Вскоре парень бесшумно выскользнул из-за перегородки, сел напротив Влада, искоса засветился в его сторону:

— Я, знаете ли, среди пьяни вырос, сам пьянь несусветная, хоть и с высшим образованием, казалось бы, что мне Юрий Осипыч, одним больше, одним меньше, какая разница, все там будем, как говорится, но вот его мне, именно его, жалко. Ему ведь на десятерых отпущено, да еще на каких десятерых, это понимать надо! Не человек — сосуд драгоценный, извините за пышность, но другой метафоры не подберу. Расплескивается во все стороны: нате, берите, а кому брать-то, все собственной мочой довольны, посмеиваются: своего, мол, хватает, в своих, мол, мыслях, как в репье, запутались. — Разлив остатки, он доверительно наклонился к гостю. — Дурачье, конечно, ни ухом ни рылом, а те, — он со значением кивнул куда-то поверх себя, — с него глаз не спускают, за каждым чихом следят, знают, сукины дети, с чем дело имеют. Они ведь с ним вот уже лет тридцать в кошки-мышки играют, убить не торопятся, приручить хотят, уж больно соблазн велик — такого человека на поводок взять, большой профит иметь можно, только не по зубам им золотой орешек этот, он вроде и катится во все стороны, а поди-ка его — раскуси… Вас как по батюшке-то? Впрочем, мы, кажется, однолетки, можно и без величаний, попросту. Согласны?

Они проговорили до темноты. И чем больше слушал Влад своего нового знакомца, тем объемнее открывались перед ним мир и круг интересов, о которых он до сих пор не имел никакого представления. Оказывается, существовала среда, не имевшая соприкосновения ни с какой другой, где каждый жил сам по себе и подчинялся лишь своим личным законам, в которой считались с ценностями, о каких он раньше слыхом не слыхивал, и куда был вхож всякий, у кого имелось хоть что-то за душой.
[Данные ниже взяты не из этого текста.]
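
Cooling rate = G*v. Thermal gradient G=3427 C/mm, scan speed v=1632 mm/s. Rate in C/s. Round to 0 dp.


CR = 3427 * 1632 = 5592864 C/s


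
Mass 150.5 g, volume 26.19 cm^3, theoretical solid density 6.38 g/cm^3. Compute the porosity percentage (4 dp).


rho_part = 150.5 / 26.19 = 5.74646812 g/cm^3
Porosity = (1 - 5.74646812/6.38)*100 = 9.93 %


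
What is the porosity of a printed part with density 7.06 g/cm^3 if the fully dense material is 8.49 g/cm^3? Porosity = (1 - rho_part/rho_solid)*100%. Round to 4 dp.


Porosity = (1-7.06/8.49)*100 = 16.8433 %


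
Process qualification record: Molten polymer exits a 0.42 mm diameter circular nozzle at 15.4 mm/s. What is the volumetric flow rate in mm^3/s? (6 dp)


A = pi*(0.42/2)^2 = 0.13854424 mm^2
Q = 0.13854424 * 15.4 = 2.133581 mm^3/s


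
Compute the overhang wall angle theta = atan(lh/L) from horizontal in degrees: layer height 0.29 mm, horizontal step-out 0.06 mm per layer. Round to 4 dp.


angle = atan(0.29/0.06) = 78.3106 degrees


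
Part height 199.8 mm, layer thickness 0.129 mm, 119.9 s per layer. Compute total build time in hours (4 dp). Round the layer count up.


Layers = ceil(199.8/0.129) = 1549
t = 1549 * 119.9 / 3600 = 51.5903 hrs


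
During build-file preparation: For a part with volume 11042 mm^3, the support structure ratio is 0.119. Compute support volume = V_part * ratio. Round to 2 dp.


V_support = 11042 * 0.119 = 1314.0 mm^3


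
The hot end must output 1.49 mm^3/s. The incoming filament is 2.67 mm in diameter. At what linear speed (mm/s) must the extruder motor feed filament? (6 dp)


A = pi*(2.67/2)^2 = 5.599025
v = 1.49 / 5.599025 = 0.266118 mm/s


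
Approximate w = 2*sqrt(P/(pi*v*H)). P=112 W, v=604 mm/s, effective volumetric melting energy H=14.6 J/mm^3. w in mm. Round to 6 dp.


w = 2*sqrt(112/(pi*604*14.6)) = 0.127165 mm


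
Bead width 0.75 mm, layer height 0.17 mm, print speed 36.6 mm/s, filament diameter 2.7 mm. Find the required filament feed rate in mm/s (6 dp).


Q = 0.75 * 0.17 * 36.6 = 4.6665 mm^3/s
A_fil = pi*(2.7/2)^2 = 5.72555261 mm^2
v_feed = 4.6665 / 5.72555261 = 0.81503 mm/s


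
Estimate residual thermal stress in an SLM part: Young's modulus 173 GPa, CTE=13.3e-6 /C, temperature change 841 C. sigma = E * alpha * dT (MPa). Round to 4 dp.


sigma = 173*1000 * 13.3e-6 * 841 = 1935.0569 MPa


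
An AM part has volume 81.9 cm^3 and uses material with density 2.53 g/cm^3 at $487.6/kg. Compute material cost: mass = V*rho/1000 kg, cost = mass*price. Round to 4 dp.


Mass = 81.9*2.53/1000 = 0.207207 kg
Cost = 0.207207 * 487.6 = 101.0341 $


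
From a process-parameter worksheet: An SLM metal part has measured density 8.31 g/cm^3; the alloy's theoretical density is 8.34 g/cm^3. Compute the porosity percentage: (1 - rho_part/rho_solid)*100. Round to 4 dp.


Porosity = (1-8.31/8.34)*100 = 0.3597 %


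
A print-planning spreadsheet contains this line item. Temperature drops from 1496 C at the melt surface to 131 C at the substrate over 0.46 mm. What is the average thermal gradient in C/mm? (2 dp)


G = (1496-131)/0.46 = 2967.39 C/mm


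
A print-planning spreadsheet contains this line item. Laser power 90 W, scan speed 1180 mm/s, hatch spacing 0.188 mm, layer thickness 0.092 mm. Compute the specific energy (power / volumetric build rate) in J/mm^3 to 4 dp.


Build rate = 1180 * 0.188 * 0.092 = 20.40928 mm^3/s
SE = 90 / 20.40928 = 4.4098 J/mm^3


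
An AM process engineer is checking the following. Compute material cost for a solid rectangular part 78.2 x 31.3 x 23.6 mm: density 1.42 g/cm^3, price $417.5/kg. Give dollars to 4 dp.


V = 78.2 * 31.3 * 23.6 = 57764.776 mm^3 = 57.764776 cm^3
Mass = 57.764776 * 1.42 / 1000 = 0.08202598 kg
Cost = 0.08202598 * 417.5 = 34.2458 $


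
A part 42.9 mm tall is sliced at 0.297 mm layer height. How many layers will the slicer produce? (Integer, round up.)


Layers = ceil(42.9/0.297) = 145


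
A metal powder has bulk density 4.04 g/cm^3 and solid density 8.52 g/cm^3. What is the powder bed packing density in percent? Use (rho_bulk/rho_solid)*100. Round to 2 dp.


Packing = (4.04/8.52)*100 = 47.42 %


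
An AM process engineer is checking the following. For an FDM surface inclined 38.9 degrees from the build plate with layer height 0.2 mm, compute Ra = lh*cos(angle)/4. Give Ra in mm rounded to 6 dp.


Ra = 0.2 * cos(38.9) / 4 = 0.038912 mm


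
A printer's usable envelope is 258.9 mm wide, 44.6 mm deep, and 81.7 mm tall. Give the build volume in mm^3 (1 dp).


V = 258.9 * 44.6 * 81.7 = 943385.0 mm^3


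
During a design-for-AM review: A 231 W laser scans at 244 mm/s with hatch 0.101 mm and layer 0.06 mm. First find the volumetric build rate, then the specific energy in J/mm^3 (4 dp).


Build rate = 244 * 0.101 * 0.06 = 1.47864 mm^3/s
SE = 231 / 1.47864 = 156.2246 J/mm^3


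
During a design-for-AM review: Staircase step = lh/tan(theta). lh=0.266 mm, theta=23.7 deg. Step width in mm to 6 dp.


step = 0.266 / tan(23.7) = 0.605965 mm


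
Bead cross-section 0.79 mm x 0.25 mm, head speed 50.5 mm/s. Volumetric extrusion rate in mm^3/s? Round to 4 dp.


Rate = 0.79 * 0.25 * 50.5 = 9.9738 mm^3/s


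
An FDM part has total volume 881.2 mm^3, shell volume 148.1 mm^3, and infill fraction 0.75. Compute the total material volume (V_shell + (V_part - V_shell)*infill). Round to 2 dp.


V_infill = (881.2 - 148.1) * 0.75 = 549.83
V_total = 148.1 + 549.83 = 697.93 mm^3


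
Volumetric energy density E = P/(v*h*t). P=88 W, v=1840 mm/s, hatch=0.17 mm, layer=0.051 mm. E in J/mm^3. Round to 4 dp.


E = 88 / (1840*0.17*0.051) = 5.5163 J/mm^3


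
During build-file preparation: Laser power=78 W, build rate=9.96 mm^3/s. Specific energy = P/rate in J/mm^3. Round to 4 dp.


SE = 78 / 9.96 = 7.8313 J/mm^3


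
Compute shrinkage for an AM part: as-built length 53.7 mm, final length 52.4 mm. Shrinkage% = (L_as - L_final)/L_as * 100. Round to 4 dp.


Shrinkage = ((53.7-52.4)/53.7)*100 = 2.4209 %


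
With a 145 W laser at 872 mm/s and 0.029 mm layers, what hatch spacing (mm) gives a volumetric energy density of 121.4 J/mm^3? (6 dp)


h = 145 / (121.4*872*0.029) = 0.047232 mm


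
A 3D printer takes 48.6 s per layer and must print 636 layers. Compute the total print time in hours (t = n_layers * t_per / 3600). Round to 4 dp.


t = 636 * 48.6 / 3600 = 8.586 hrs


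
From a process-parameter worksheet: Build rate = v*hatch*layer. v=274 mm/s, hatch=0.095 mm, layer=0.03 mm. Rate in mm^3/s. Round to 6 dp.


Rate = 274 * 0.095 * 0.03 = 0.7809 mm^3/s


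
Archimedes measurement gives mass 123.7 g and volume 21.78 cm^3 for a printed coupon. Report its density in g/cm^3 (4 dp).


rho = 123.7 / 21.78 = 5.6795 g/cm^3


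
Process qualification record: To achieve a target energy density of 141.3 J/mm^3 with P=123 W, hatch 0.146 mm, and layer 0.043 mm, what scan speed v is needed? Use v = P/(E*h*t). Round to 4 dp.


v = 123 / (141.3*0.146*0.043) = 138.6569 mm/s


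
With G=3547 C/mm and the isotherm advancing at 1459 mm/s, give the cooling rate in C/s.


CR = 3547 * 1459 = 5175073 C/s


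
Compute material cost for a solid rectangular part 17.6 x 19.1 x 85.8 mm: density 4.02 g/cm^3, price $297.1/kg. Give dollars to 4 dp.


V = 17.6 * 19.1 * 85.8 = 28842.528 mm^3 = 28.842528 cm^3
Mass = 28.842528 * 4.02 / 1000 = 0.11594696 kg
Cost = 0.11594696 * 297.1 = 34.4478 $


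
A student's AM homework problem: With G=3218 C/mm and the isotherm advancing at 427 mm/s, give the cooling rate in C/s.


CR = 3218 * 427 = 1374086 C/s


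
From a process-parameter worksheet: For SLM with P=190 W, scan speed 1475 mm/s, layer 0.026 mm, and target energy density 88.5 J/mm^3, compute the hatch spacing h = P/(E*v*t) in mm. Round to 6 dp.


h = 190 / (88.5*1475*0.026) = 0.055982 mm


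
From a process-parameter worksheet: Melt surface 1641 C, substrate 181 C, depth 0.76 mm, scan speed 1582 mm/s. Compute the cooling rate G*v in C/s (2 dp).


G = (1641-181)/0.76 = 1921.05263158 C/mm
CR = 1921.05263158 * 1582 = 3039105.26 C/s


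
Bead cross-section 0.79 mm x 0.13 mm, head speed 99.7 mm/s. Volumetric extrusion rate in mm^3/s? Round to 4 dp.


Rate = 0.79 * 0.13 * 99.7 = 10.2392 mm^3/s


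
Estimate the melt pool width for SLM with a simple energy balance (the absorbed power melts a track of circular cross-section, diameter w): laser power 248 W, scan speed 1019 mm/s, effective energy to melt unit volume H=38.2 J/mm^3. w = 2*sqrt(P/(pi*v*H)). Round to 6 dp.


w = 2*sqrt(248/(pi*1019*38.2)) = 0.090066 mm


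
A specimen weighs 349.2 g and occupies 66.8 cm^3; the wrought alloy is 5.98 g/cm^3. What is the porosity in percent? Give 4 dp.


rho_part = 349.2 / 66.8 = 5.22754491 g/cm^3
Porosity = (1 - 5.22754491/5.98)*100 = 12.5829 %


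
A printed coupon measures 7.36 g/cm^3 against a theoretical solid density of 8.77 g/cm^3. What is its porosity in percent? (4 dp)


Porosity = (1-7.36/8.77)*100 = 16.0775 %


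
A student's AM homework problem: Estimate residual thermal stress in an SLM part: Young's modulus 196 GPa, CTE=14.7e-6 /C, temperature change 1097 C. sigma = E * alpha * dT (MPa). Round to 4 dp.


sigma = 196*1000 * 14.7e-6 * 1097 = 3160.6764 MPa


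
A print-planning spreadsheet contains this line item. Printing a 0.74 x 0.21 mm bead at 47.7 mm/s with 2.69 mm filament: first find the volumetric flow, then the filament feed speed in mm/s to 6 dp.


Q = 0.74 * 0.21 * 47.7 = 7.41258 mm^3/s
A_fil = pi*(2.69/2)^2 = 5.68321965 mm^2
v_feed = 7.41258 / 5.68321965 = 1.304292 mm/s


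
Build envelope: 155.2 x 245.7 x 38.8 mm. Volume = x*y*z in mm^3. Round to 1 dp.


V = 155.2 * 245.7 * 38.8 = 1479546.4 mm^3


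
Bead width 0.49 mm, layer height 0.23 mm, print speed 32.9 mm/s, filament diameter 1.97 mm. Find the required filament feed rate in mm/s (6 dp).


Q = 0.49 * 0.23 * 32.9 = 3.70783 mm^3/s
A_fil = pi*(1.97/2)^2 = 3.04805173 mm^2
v_feed = 3.70783 / 3.04805173 = 1.216459 mm/s


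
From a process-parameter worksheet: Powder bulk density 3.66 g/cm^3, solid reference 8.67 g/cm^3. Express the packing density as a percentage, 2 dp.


Packing = (3.66/8.67)*100 = 42.21 %


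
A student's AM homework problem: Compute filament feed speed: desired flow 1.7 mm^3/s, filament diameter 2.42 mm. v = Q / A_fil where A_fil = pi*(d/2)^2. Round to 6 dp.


A = pi*(2.42/2)^2 = 4.599606
v = 1.7 / 4.599606 = 0.369597 mm/s


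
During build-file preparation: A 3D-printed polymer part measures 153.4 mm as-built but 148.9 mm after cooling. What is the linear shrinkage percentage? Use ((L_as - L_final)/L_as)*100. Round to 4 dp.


Shrinkage = ((153.4-148.9)/153.4)*100 = 2.9335 %


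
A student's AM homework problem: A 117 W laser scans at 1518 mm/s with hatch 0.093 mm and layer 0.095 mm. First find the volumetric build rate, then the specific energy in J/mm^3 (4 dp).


Build rate = 1518 * 0.093 * 0.095 = 13.41153 mm^3/s
SE = 117 / 13.41153 = 8.7238 J/mm^3


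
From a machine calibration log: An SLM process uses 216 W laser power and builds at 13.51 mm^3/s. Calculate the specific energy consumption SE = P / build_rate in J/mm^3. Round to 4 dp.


SE = 216 / 13.51 = 15.9882 J/mm^3


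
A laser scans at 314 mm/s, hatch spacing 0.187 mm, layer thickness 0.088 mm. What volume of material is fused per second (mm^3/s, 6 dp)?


Rate = 314 * 0.187 * 0.088 = 5.167184 mm^3/s


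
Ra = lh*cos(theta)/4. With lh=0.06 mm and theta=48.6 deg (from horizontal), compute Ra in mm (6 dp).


Ra = 0.06 * cos(48.6) / 4 = 0.00992 mm


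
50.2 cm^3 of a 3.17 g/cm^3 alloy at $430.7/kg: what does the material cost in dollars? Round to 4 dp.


Mass = 50.2*3.17/1000 = 0.159134 kg
Cost = 0.159134 * 430.7 = 68.539 $


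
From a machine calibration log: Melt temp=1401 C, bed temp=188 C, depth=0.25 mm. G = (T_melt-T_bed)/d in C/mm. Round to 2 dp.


G = (1401-188)/0.25 = 4852.0 C/mm


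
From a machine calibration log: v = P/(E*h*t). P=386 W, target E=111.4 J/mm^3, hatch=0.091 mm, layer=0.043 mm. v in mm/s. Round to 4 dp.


v = 386 / (111.4*0.091*0.043) = 885.5075 mm/s


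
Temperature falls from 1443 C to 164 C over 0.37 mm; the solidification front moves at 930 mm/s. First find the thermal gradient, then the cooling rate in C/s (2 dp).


G = (1443-164)/0.37 = 3456.75675676 C/mm
CR = 3456.75675676 * 930 = 3214783.78 C/s


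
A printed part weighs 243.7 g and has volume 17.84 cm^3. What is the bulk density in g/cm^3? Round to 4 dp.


rho = 243.7 / 17.84 = 13.6603 g/cm^3


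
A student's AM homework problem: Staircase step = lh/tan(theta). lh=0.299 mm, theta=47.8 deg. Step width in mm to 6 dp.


step = 0.299 / tan(47.8) = 0.271117 mm


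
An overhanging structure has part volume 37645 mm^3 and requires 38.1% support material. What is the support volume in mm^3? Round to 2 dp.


V_support = 37645 * 0.381 = 14342.75 mm^3


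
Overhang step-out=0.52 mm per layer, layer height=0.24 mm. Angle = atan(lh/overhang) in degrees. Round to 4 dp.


angle = atan(0.24/0.52) = 24.7751 degrees


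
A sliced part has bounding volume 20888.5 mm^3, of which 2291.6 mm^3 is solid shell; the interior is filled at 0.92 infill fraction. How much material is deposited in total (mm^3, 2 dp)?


V_infill = (20888.5 - 2291.6) * 0.92 = 17109.15
V_total = 2291.6 + 17109.15 = 19400.75 mm^3


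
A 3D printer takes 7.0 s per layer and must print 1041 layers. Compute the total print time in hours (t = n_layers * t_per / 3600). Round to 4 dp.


t = 1041 * 7.0 / 3600 = 2.0242 hrs


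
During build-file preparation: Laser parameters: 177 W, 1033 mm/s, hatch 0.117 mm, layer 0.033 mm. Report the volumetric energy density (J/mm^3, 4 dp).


E = 177 / (1033*0.117*0.033) = 44.3786 J/mm^3


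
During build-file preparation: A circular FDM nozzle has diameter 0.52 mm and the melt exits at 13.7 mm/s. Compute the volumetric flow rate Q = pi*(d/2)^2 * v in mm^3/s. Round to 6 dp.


A = pi*(0.52/2)^2 = 0.21237166 mm^2
Q = 0.21237166 * 13.7 = 2.909492 mm^3/s


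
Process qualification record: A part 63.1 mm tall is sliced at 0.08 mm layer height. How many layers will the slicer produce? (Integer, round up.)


Layers = ceil(63.1/0.08) = 789


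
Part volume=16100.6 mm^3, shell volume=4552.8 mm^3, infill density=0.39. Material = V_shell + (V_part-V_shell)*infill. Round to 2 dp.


V_infill = (16100.6 - 4552.8) * 0.39 = 4503.64
V_total = 4552.8 + 4503.64 = 9056.44 mm^3


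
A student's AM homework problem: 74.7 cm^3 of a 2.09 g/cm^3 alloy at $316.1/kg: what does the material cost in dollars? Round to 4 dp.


Mass = 74.7*2.09/1000 = 0.156123 kg
Cost = 0.156123 * 316.1 = 49.3505 $


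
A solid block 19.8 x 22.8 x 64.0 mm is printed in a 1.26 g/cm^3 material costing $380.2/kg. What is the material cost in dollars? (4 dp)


V = 19.8 * 22.8 * 64.0 = 28892.16 mm^3 = 28.89216 cm^3
Mass = 28.89216 * 1.26 / 1000 = 0.03640412 kg
Cost = 0.03640412 * 380.2 = 13.8408 $


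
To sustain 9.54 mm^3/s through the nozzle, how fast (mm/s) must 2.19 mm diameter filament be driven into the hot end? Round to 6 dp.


A = pi*(2.19/2)^2 = 3.766848
v = 9.54 / 3.766848 = 2.532621 mm/s


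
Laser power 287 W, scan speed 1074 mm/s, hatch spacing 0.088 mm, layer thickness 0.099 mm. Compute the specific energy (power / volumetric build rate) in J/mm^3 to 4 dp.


Build rate = 1074 * 0.088 * 0.099 = 9.356688 mm^3/s
SE = 287 / 9.356688 = 30.6732 J/mm^3


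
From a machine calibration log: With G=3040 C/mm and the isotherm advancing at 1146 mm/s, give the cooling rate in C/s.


CR = 3040 * 1146 = 3483840 C/s


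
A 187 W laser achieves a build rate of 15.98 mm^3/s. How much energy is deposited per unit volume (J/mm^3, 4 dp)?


SE = 187 / 15.98 = 11.7021 J/mm^3


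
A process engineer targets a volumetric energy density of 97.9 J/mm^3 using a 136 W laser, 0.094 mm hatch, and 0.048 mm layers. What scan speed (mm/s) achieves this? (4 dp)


v = 136 / (97.9*0.094*0.048) = 307.884 mm/s


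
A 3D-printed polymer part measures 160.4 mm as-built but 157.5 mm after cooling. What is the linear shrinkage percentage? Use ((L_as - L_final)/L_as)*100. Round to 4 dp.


Shrinkage = ((160.4-157.5)/160.4)*100 = 1.808 %


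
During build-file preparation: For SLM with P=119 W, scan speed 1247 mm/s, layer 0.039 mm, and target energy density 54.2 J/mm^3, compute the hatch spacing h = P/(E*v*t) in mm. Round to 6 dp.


h = 119 / (54.2*1247*0.039) = 0.045146 mm


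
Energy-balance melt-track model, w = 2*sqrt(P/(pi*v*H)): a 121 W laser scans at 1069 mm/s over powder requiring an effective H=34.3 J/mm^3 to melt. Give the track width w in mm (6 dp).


w = 2*sqrt(121/(pi*1069*34.3)) = 0.06482 mm


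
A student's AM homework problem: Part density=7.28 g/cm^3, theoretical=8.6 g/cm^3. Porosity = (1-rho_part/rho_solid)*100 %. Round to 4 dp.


Porosity = (1-7.28/8.6)*100 = 15.3488 %


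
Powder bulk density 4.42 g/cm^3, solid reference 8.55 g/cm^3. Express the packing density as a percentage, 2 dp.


Packing = (4.42/8.55)*100 = 51.7 %


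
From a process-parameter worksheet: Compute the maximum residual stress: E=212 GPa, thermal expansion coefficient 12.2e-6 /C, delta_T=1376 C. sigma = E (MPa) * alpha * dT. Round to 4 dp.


sigma = 212*1000 * 12.2e-6 * 1376 = 3558.8864 MPa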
К концу разговора его собственные успехи и претензии показались Владу такими смешными и ничтожными, что он постеснялся даже упомянуть о них.

Прощаясь у ворот, Влад скорее по инерции, чем из любопытства спросил Валерия:

— А где же ваши все, у вас, я слыхал, семья?

— Жена в бегах, а детишек я к бабке на лето отправил.

— И, предупреждая, видно, уже привычное для него любопытство, пояснил: — У каждого свой крест, Влад, это — мой. Донесу ли, вот вопрос?

С этим Влад и двинулся в ночь, почти физически ощущая спиною его долгий, как бы изучающий взгляд.

4

Сомкнулась связь времен, а сомкнувшись, покатилась чертовым колесом вокруг одной и той же оси: вверх — вниз, вверх — вниз, вверх — вниз, только успевай воздух вбирать, когда падает и взмывает сердце, сквозь которое, как нить через ушко иглы, текла то остро отчетливая, а то засвеченная хмельным беспамятством хрупкая пленка быстротекущих лет…

В тусклом свете промозглой осени, словно абрис в недопроявленном негативе, маячит опрокинутое навзничь восковое лицо матери в обрамлении жухлых цветов и обивочного кумача с вопросительным недоумением в бескровных губах, как бы вопрошающих: "И это все?” Разве затем она, то и дело попадая из огня да в полымя, отчаянно рвалась сквозь затерянность и голодуху, обманутые претензии, быстротечное замужество, бдение в тюремных приемных, войну, служебные унижения, бегство сына и негаданную встречу с ним, вновь затеплившую в ней былые и уже, казалось, сбывшиеся надежды, чтобы вот так нелепо и круто сорваться в бездонную пропасть между станционной платформой и утренней электричкой? Равнодушная к ее застывшему недоумению земная явь колобродит вокруг нее, спеша избыть из себя плоть и дух очередной своей странницы: пожила и — будет, дай другим пожить!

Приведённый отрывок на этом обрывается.